Fawning over China has fast become a staple of political discourse during the 21st century, in Australia and elsewhere in the world. In large part it is understandable, given the extraordinary transformation the Chinese economy is going through. The opportunities such development creates occur domestically in China and internationally.
Among the international community few benefit from China's rise as much as we do, in terms of our raw material exports and via regional tourism by China's burgeoning middle class. But China is no democracy. It is an authoritarian state.
Julia Gillard has spent the past week in China, achieving diplomatic and economic outcomes not to be sniffed at - further steps towards a free trade agreement
Yearly meetings between Australian prime ministers and China's president. (I'm sure Tony Abbott will appreciate the forward planning for his diary for next year.) Only Britain, Germany and Russia have enjoyed such access, until now.
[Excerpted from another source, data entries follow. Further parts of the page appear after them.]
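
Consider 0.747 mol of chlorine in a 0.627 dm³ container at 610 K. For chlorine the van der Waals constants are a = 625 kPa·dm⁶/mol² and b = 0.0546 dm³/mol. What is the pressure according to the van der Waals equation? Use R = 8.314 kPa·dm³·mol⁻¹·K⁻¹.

P ≈ 5575 kPa

P = nRT/(V − nb) − a n²/V²
nRT/(V − nb) = (0.747)(8.314)(610)/(0.627 − 0.747×0.0546) = 3788.4/0.58621 = 6462.5 kPa
a n²/V² = (625)(0.747)²/(0.627)² = 887.13 kPa
P = 6462.5 − 887.13 = 5575 kPa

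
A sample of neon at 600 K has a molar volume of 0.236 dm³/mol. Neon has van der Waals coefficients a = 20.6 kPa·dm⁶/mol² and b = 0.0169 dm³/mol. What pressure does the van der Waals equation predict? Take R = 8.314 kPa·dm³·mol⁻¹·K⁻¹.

P = RT/(V_m − b) − a/V_m²
RT/(V_m − b) = (8.314)(600)/(0.236 − 0.0169) = 4988.4/0.21910 = 22768 kPa
a/V_m² = 20.6/(0.236)² = 369.86 kPa
P = 22768 − 369.86 = 22398 kPa

P ≈ 22398 kPa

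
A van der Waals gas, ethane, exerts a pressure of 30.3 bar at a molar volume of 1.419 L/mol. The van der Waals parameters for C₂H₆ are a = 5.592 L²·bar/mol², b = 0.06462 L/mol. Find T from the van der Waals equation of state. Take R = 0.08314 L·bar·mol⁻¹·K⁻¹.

T = (P + a/V_m²)(V_m − b)/R
P + a/V_m² = 30.3 + 5.592/(1.419)² = 33.077 bar
V_m − b = 1.419 − 0.06462 = 1.3544 L/mol
T = (33.077)(1.3544)/0.08314 = 538.8 K

T ≈ 538.8 K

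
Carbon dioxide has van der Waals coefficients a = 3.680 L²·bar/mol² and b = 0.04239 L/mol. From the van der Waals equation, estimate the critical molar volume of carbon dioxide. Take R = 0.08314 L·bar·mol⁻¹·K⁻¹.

For a van der Waals gas, V_m,c = 3b.
V_m,c = 3×0.04239 = 0.1272 L/mol

V_m,c ≈ 0.1272 L/mol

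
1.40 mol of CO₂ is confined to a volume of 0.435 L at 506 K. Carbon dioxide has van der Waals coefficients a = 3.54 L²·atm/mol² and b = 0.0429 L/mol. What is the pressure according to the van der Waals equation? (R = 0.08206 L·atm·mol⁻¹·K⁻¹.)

P = nRT/(V − nb) − a n²/V²
nRT/(V − nb) = (1.40)(0.08206)(506)/(0.435 − 1.40×0.0429) = 58.131/0.37494 = 155.04 atm
a n²/V² = (3.54)(1.40)²/(0.435)² = 36.667 atm
P = 155.04 − 36.667 = 118.4 atm

P ≈ 118.4 atm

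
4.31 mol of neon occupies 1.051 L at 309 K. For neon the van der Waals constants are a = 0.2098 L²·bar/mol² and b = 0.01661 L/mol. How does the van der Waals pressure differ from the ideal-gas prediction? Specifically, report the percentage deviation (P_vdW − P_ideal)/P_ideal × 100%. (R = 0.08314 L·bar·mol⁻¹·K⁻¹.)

3.96 %

Ideal: P_ideal = nRT/V = (4.31)(0.08314)(309)/1.051 = 105.352 bar
vdW: P = nRT/(V − nb) − a n²/V² = 110.725/0.979411 − 3.89727/1.10460 = 113.053 − 3.52822 = 109.525 bar
% deviation = (109.525 − 105.352)/105.352 × 100% = 3.96%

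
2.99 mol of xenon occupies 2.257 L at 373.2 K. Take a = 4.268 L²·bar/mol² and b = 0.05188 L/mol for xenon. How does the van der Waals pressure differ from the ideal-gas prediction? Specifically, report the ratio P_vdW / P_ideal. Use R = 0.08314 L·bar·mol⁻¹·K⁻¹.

Ideal: P_ideal = nRT/V = (2.99)(0.08314)(373.2)/2.257 = 41.1047 bar
vdW: P = nRT/(V − nb) − a n²/V² = 92.7733/2.10188 − 38.1563/5.09405 = 44.1382 − 7.49037 = 36.6478 bar
Ratio = 36.6478/41.1047 = 0.8916

P_vdW / P_ideal ≈ 0.8916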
A currency deal that will save Australian businesses millions of dollars in transaction costs. We will even hold joint military training operations thanks to the Prime Minister's trip.
There is no denying the importance of the growing ties between Australia and China in the context of a global rush to engage with the Middle Kingdom. The Asian Century white paper clearly spells out the opportunities a growing China presents, and no one nation (especially not a middle power like us) can unilaterally stand up to China. I just wonder if democratically elected leaders the world over worry enough about the risks attached to the untamed, uncaged beast an undemocratic China may become.
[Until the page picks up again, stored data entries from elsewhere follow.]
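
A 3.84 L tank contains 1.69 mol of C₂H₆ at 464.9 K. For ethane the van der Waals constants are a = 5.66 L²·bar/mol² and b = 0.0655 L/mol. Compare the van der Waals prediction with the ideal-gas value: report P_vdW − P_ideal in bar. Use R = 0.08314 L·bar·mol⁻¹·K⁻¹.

Ideal: P_ideal = nRT/V = (1.69)(0.08314)(464.9)/3.84 = 17.0108 bar
vdW: P = nRT/(V − nb) − a n²/V² = 65.3215/3.72931 − 16.1655/14.7456 = 17.5157 − 1.09629 = 16.4194 bar
ΔP = 16.4194 − 17.0108 = -0.591 bar

ΔP ≈ -0.591 bar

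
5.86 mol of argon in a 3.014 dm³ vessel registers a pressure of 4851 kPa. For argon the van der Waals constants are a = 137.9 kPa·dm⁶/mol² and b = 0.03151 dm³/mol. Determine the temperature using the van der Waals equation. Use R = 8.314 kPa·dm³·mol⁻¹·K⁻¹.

T ≈ 312.0 K

T = (P + a n²/V²)(V − nb)/(nR)
P + a n²/V² = 4851 + (137.9)(5.86)²/(3.014)² = 5372.3 kPa
V − nb = 3.014 − (5.86)(0.03151) = 2.8294 dm³
T = (5372.3)(2.8294)/((5.86)(8.314)) = 312.0 K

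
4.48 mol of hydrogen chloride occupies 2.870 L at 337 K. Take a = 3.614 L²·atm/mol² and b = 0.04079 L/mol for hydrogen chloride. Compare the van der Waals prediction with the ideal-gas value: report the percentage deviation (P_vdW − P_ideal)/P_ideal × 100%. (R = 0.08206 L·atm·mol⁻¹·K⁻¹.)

-13.60 %

Ideal: P_ideal = nRT/V = (4.48)(0.08206)(337)/2.870 = 43.1676 atm
vdW: P = nRT/(V − nb) − a n²/V² = 123.891/2.68726 − 72.5344/8.23690 = 46.1031 − 8.80603 = 37.2971 atm
% deviation = (37.2971 − 43.1676)/43.1676 × 100% = -13.60%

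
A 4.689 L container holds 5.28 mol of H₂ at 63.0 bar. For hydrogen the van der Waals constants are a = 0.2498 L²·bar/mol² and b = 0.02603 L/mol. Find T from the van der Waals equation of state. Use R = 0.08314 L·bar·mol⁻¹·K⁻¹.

T ≈ 656.5 K

T = (P + a n²/V²)(V − nb)/(nR)
P + a n²/V² = 63.0 + (0.2498)(5.28)²/(4.689)² = 63.317 bar
V − nb = 4.689 − (5.28)(0.02603) = 4.5516 L
T = (63.317)(4.5516)/((5.28)(0.08314)) = 656.5 K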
It is perhaps too late to lament the terms of engagement with China as I do now. The time for conditioning its rise within the international community probably came and went when it was admitted into the World Trade Organisation, without conditions.
But the rush to engage should at least be tempered by the reality that China is not a democracy and shows few, if any, signs of making the transition. We shouldn't praise the fact the Prime Minister on her visit raised concerns over Tibet and the jailing of Australian businessmen without fair trials. These are tokenistic in the extreme, especially given that Gillard refused to elaborate on what she said when asked by journalists.
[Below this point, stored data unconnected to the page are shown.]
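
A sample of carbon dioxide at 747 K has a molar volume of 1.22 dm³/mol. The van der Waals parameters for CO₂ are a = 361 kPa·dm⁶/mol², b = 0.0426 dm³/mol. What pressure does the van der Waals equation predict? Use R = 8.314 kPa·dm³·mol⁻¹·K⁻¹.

P = RT/(V_m − b) − a/V_m²
RT/(V_m − b) = (8.314)(747)/(1.22 − 0.0426) = 6210.6/1.1774 = 5274.8 kPa
a/V_m² = 361/(1.22)² = 242.54 kPa
P = 5274.8 − 242.54 = 5032 kPa

P ≈ 5032 kPa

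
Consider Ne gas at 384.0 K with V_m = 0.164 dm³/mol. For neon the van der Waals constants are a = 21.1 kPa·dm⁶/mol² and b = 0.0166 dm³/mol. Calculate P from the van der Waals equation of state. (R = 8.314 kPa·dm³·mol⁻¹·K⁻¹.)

P ≈ 20875 kPa

P = RT/(V_m − b) − a/V_m²
RT/(V_m − b) = (8.314)(384.0)/(0.164 − 0.0166) = 3192.6/0.14740 = 21659 kPa
a/V_m² = 21.1/(0.164)² = 784.50 kPa
P = 21659 − 784.50 = 20875 kPa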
Fawning over China forgets the disgraceful political culture of censorship, a shaky rule of law and disregard for democratic principles and political rights. These important cornerstones of Western (democratic) capitalism should not be cast aside in a mad scramble to embrace a newly capitalist China. One can't even visit a burgeoning metropolis such as Shanghai and Google the name of the city and a particular landmark without having your search blocked, such is the extent of internet censorship. The difficulty with China being so central to global growth is to know what to do about its lack of democratisation.
I suspect the best we can hope for is that in time the growing middle class will demand political rights as a follow-up to economic opportunities. Promoting democracy in China may now be a wholly domestic consideration (despite the risks citizens face when doing so), especially given the international fawning for economic agreements with China we see from governments.
But democratisation didn't happen in Singapore. A small Asian economic miracle such as Singapore (despite remaining authoritarian) is one thing. A nation with China's military, population and growing international clout is quite another.